Twitter pointed me to this link http://simplythetest.tumblr.com/post/169623787610/test-developers-arent-testers.  In this context, “test developer” means “person writing automated tests and/or infrastructure for automated tests”.

The author’s points are that these are 2 different roles, they have different mindsets, sometimes different objectives, and different skills. Some people can do both, or either, and that’s great, but some people in some organizations think they are interchangeable, and they are not.

Yes, true … but I think there’s more of a continuum than division. I found it interesting that the author seems to think that one person doing both roles is a small-organization thing. Well, I worked for a large-ish company, and when testers were assigned features, one of the deliverables was an automated regression test module for the feature, submitted to and accepted by the regression test team. There was a testing framework (homebrew, but with an actual dedicated support team), so most of the time, building that module was a pretty straightforward programming task. And if we needed something the framework didn’t support, we could make our own local edits to that framework while the framework support team worked on the needed enhancement or fix.

Maybe I see more continuum because of my experience? I’ve been testing telephony servers, and for that, even manual tests usually involve some sort of scripting because you need a tool to make the kind of phone calls you need. (Only occasionally is that tool a phone on your desk – and when it is, it is usually not the phone you use to order a pizza.) So the real question is how much automation is there – run a tool script directly, package the tool script in another script, make a script that both runs the tool script and checks the System Under test for results, or make a program that sets up your test environment and implements multiple test cases (run tool script and check results for each) and reports those results into an archive.

I love finding articles that make me think.

SQGNE talk on January 10

The January SQGNE talk was “Proactive Software Quality Assurance (SQA)™ Overcomes SQA’s “Traffic Cop” Resistance”. Interesting … I know that there are organizations where Devs view  SQA (under whatever name) as an obstacle, and I consider myself fortunate to have not worked for any of those.

For me, the useful thing about this talk was the reminder of all the trouble that comes from different definitions.

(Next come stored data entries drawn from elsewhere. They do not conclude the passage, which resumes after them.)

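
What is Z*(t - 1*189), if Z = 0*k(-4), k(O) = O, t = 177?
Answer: 0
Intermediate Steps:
Z = 0 (Z = 0*(-4) = 0)
Z*(t - 1*189) = 0*(177 - 1*189) = 0*(177 - 189) = 0*(-12) = 0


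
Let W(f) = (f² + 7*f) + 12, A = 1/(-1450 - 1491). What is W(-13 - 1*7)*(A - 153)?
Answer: -7199584/173 ≈ -41616.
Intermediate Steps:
A = -1/2941 (A = 1/(-2941) = -1/2941 ≈ -0.00034002)
W(f) = 12 + f² + 7*f
W(-13 - 1*7)*(A - 153) = (12 + (-13 - 1*7)² + 7*(-13 - 1*7))*(-1/2941 - 153) = (12 + (-13 - 7)² + 7*(-13 - 7))*(-449974/2941) = (12 + (-20)² + 7*(-20))*(-449974/2941) = (12 + 400 - 140)*(-449974/2941) = 272*(-449974/2941) = -7199584/173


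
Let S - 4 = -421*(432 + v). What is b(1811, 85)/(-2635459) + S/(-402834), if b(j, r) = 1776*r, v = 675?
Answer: 68672082241/62450146518 ≈ 1.0996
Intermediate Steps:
S = -466043 (S = 4 - 421*(432 + 675) = 4 - 421*1107 = 4 - 466047 = -466043)
b(1811, 85)/(-2635459) + S/(-402834) = (1776*85)/(-2635459) - 466043/(-402834) = 150960*(-1/2635459) - 466043*(-1/402834) = -8880/155027 + 466043/402834 = 68672082241/62450146518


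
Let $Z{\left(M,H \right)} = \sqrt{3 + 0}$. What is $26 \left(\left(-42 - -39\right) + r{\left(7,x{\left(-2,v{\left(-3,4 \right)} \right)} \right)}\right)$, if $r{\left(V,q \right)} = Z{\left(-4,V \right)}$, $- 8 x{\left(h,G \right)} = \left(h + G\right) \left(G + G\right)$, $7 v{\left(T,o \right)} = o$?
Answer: $-78 + 26 \sqrt{3} \approx -32.967$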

Robin devoted quite a bit of his time to demonstrating that a roomful of software QA and test professionals produced a lot of different answers when asked to define “quality” and “quality assurance”.  I’m guessing that at a lot of companies one would get similar diversity of answers, asking the same questions of developers and QA and their managers, and that a little probing would expose some different expectations about what the QA people were supposed to do

“Done” is another word where different definitions can lead to problems. I remember a time long ago when a Dev I was working with declared that the application. was done Yes, I had done functional testing and he had checked in – but the application was not yet packaged so it could be installed, and it had no help text. So maybe he was done, but that application was not.

Remember to check definitions.

New Year’s Resolution

Resolution for 2018: get back into the habit of reading blog posts and articles about testing.  Starting today!

writing documentation for code

This makes some interesting points: (1) Naming practices are your first line of documentation (I knew that). (2)  Code comments that explain why something is being done are more likely to be useful than comments explaining what the code is doing. Usually the code itself is its own best explanation of “what”, unless the code is doing something obscure such as using an interface that is poorly or incorrectly documented. I think that’s a good guideline, although, thinking about test case automation, I think that may have more need for “what” type comments. If you have cause to assume that the maintenance on automated tests is likely to be done by junior people with limited understanding of both the product and the feature that just changed, then some code that is self-documenting for author-level experience may need explaining, and you may need comments to tie pieces of code back to test case steps – although possibly those could be considered as “why” type comments. (3) Unit tests are excellent documentation. I never thought of it that way, but Yes!